July 8, 2014
Better visualizing of fitness-app data helps discover trends, reach goals
Smartphone apps can track where we eat our meals, when we commute to and from work and how many minutes we exercise each day. Ten thousand steps today? Check.
More people are opting to use their phones as “life-logging” devices, but is the data they collect actually useful? Massive amounts of information showing your life patterns over a week, month or year are going untapped because these applications don’t have a way to interpret the data over the long term.
University of Washington researchers have developed visual tools to help self-trackers understand their daily activity patterns over a longer period and in more detail than current life-logging programs can offer. Their study found that people generally had an easier time meeting personal fitness and activity goals when they could see their data presented in a broader, more visual way.
“Personal activity tracking is getting more robust and there are more applications to choose from, but people often don’t get any value from their data, because you can’t see it displayed over time or in a larger context,” said James Fogarty, a UW associate professor of computer science and engineering.
“We think visualizations like these are the future of how people will look back at their own data to find meaningful or actionable information.”
The research team presented its findings in June at the Association for Computing Machinery’s conference on Designing Interactive Systems in Vancouver, British Columbia.
Smartphone life-logging applications such as “Moves” and “Saga” that passively record location and physical activity are becoming more popular, as are other tracking tools like “FitBit,” “FourSquare,” “MyFitnessPal” and “SleepCycle.” But while these programs are useful for tracking day-to-day workouts or activities, there isn’t a way to help people pinpoint why they behave the way they do or what, specifically, they might do differently to meet their goals.

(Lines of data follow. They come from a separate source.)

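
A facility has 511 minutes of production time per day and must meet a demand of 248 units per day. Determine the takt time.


Formula: Takt Time = Available Production Time / Customer Demand
Takt = 511 min/day / 248 units/day
Takt = 2.06 min/unit

2.06 min/unit


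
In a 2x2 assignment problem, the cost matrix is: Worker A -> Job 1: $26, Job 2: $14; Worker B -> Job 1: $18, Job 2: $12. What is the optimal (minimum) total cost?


Option 1: A->1 + B->2 = $26 + $12 = $38
Option 2: A->2 + B->1 = $14 + $18 = $32
Min cost = min($38, $32) = $32

$32


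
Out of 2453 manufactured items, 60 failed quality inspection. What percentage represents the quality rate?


Formula: Quality Rate = Good Pieces / Total Pieces * 100
Good pieces = 2453 - 60 = 2393
QR = 2393 / 2453 * 100 = 97.6%

97.6%


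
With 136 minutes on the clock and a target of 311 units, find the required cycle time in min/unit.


Formula: CT = Available Time / Number of Units
CT = 136 min / 311 units
CT = 0.44 min/unit

0.44 min/unit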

The UW team wants to anticipate what people want and need from these tools, and develop ways to provide them with insights into their behavior and factors that affect it.
“This is about learning how people want to engage with their data,” said Sean Munson, an assistant professor of human centered design and engineering. “We really wanted to target a much more casual audience with this study because these tools are becoming much more common.”
For the study, 14 West Coast participants ages 23 to 66 used the “Moves” application – recently acquired by Facebook – on their smartphones for one month last summer, passively recording types of activities and locations visited. During the month, the researchers interviewed participants several times about their preferences and ease of use.
Afterward, the researchers sliced into the data generated by each person to pull out “cuts,” or subsets, to help participants explore their data and discover trends. Examples are the type of transportation chosen based on trip distance, or the average work commute time based on the weather that day.
They then displayed these relationships through a series of visualizations, including graphs, tables and maps.
All of the participants found the information to be more helpful in achieving fitness and activity goals than if they simply used the smartphone app.
“Discovery about your patterns and habits happens when you see something you weren’t expecting to see,” said Daniel Epstein, a UW doctoral student in computer science and engineering. “Some participants already had an intuition about patterns in their lives, but it hit home for them when we started showing the supporting data to them in a visual way.”
For example, one participant realized that if a destination was more than 3 miles away, she usually opted to drive instead of walk. Another realized that Tuesdays were by far his most active day of the week, prompting him to think about what promoted that behavior on Tuesdays.
The researchers hope these findings will influence the data analysis capabilities of life-logging applications. They have plans to develop tools that target specific aspects of a person’s life, including reaching step goals and making healthy food choices.
The research was funded by the National Science Foundation and the Intel Science and Technology Center for Pervasive Computing at the UW.